Three things in this post hold that pipeline up. The instruction cache is what
lets compression and image-processing code execute at the cadence the camera
demands; without it, frame budgets collapse and the capture loop falls behind
the sensor. The SRAM ECC is what lets the AI engine trust that a thermal value
or a frame buffer reaching the network is the same one the sensor produced.
The flash NMI handler is what ensures that a single bit-flip in a customer's
home — at any hour, in any deployment, with no engineer in the loop — does not
silently end that pet's monitoring stream.

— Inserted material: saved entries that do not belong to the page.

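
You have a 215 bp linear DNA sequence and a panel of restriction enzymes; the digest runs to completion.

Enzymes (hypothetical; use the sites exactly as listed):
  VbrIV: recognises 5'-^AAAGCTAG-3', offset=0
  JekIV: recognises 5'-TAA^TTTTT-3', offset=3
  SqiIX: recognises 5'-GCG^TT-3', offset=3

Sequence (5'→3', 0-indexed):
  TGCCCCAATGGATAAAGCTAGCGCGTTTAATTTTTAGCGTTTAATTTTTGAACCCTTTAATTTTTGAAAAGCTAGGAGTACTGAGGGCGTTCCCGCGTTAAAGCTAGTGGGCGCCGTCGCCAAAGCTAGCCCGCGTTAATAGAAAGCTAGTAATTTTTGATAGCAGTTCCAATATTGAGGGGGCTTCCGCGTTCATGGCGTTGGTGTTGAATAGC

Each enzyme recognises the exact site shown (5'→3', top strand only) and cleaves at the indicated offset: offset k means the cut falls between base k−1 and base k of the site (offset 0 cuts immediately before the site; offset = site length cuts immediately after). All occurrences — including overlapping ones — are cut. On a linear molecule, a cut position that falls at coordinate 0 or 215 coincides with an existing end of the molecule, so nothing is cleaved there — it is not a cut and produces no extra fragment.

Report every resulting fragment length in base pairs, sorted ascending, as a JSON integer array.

[2,5,5,7,7,8,9,9,11,12,13,14,15,16,22,22,38]

Per-enzyme occurrences:
  VbrIV (AAAGCTAG, off=0): starts [13, 67, 99, 121, 142] → cuts [13, 67, 99, 121, 142]
  JekIV (TAATTTTT, off=3): starts [27, 41, 57, 150] → cuts [30, 44, 60, 153]
  SqiIX (GCGTT, off=3): starts [22, 36, 86, 94, 132, 188, 197] → cuts [25, 39, 89, 97, 135, 191, 200]

Pooled cuts: [13, 25, 30, 39, 44, 60, 67, 89, 97, 99, 121, 135, 142, 153, 191, 200]

Fragments:
  [0,13): 13 bp
  [13,25): 12 bp
  [25,30): 5 bp
  [30,39): 9 bp
  [39,44): 5 bp
  [44,60): 16 bp
  [60,67): 7 bp
  [67,89): 22 bp
  [89,97): 8 bp
  [97,99): 2 bp
  [99,121): 22 bp
  [121,135): 14 bp
  [135,142): 7 bp
  [142,153): 11 bp
  [153,191): 38 bp
  [191,200): 9 bp
  [200,215): 15 bp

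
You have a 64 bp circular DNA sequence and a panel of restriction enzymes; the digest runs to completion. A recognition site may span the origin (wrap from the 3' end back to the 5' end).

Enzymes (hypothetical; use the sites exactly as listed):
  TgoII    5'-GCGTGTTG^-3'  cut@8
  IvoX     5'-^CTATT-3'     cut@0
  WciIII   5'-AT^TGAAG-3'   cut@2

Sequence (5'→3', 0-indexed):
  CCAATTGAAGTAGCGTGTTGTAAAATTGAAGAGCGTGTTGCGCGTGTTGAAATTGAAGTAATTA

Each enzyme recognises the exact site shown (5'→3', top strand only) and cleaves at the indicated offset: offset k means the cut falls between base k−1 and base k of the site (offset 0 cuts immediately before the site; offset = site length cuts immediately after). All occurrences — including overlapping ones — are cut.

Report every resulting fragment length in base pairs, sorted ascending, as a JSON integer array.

[4,6,9,14,15,16]

Per-enzyme occurrences:
  TgoII GCGTGTTG/8: at [12, 32, 41] ⇒ [20, 40, 49]
  IvoX (CTATT, off=0): no sites
  WciIII ATTGAAG/2: at [3, 24, 51] ⇒ [5, 26, 53]

All cut coordinates (distinct, sorted): [5, 20, 26, 40, 49, 53]

Fragments:
  5→20: 15 bp
  20→26: 6 bp
  26→40: 14 bp
  40→49: 9 bp
  49→53: 4 bp
  53→5 (wrap): 64-53+5 = 16 bp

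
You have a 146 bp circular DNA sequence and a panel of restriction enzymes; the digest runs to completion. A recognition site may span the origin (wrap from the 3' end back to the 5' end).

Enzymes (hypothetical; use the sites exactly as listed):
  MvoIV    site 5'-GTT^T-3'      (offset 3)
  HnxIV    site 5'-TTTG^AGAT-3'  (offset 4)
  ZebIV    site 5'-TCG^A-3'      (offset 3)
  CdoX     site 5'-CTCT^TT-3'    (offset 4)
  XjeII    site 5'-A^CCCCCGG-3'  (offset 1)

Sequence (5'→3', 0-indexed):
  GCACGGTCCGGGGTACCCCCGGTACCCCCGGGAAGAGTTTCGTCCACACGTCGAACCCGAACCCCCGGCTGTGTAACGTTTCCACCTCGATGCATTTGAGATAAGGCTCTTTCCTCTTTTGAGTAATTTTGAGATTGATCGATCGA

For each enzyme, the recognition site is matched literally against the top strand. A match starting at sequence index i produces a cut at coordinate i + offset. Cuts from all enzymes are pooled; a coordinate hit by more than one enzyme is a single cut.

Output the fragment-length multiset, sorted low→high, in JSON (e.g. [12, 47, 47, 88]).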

The throughline is straightforward. Speed, integrity, and survivability are
not three separate problems — they are the same problem at three layers of the
silicon.


Key Takeaways

  • The instruction cache is a floor, not a knob. At 250 MHz a flash-bound
    core without I-cache delivers a fraction of its rated performance — picking
    associativity intentionally is part of the design, not an afterthought.
  • ECC is per-bank, and the bank you skip is the bank that can lie to you.
    Enable RAMCFG on every memory region that carries live application data;
    treat any skip as a deliberate, documented decision.
  • External RAM cacheability is an architecture choice. Either mark the
    region non-cacheable in the memory protection unit, or commit to manual
    cache discipline at every DMA boundary. The middle ground is silent
    corruption.
  • Cache clean and invalidate must include alignment headroom. Cache lines
    are wider than the bytes you care about; back the range up and round the
    size up, or the next read will surprise you.
  • A flash ECC NMI handler is the difference between self-healing and
    bricking.
    Decode the fault register, log through the most primitive
    channel you trust, classify by bank and sector, and only erase what is
    safely re-erasable.

At Hoomanely, the imaging-and-thermal pipeline runs at 250 MHz because the
cache makes that achievable, the AI engine trusts the data because ECC makes
the SRAM honest, and the device survives long enough to do both because the
NMI handler refuses to let a single bit-flip become a brick. None of these
mechanisms are visible to a pet owner, and that is the point — preventive care
depends on a sensor stream the owner never has to think about. Physical
Intelligence starts with getting the silicon to behave, and stays trustworthy
by refusing to look away when it does not.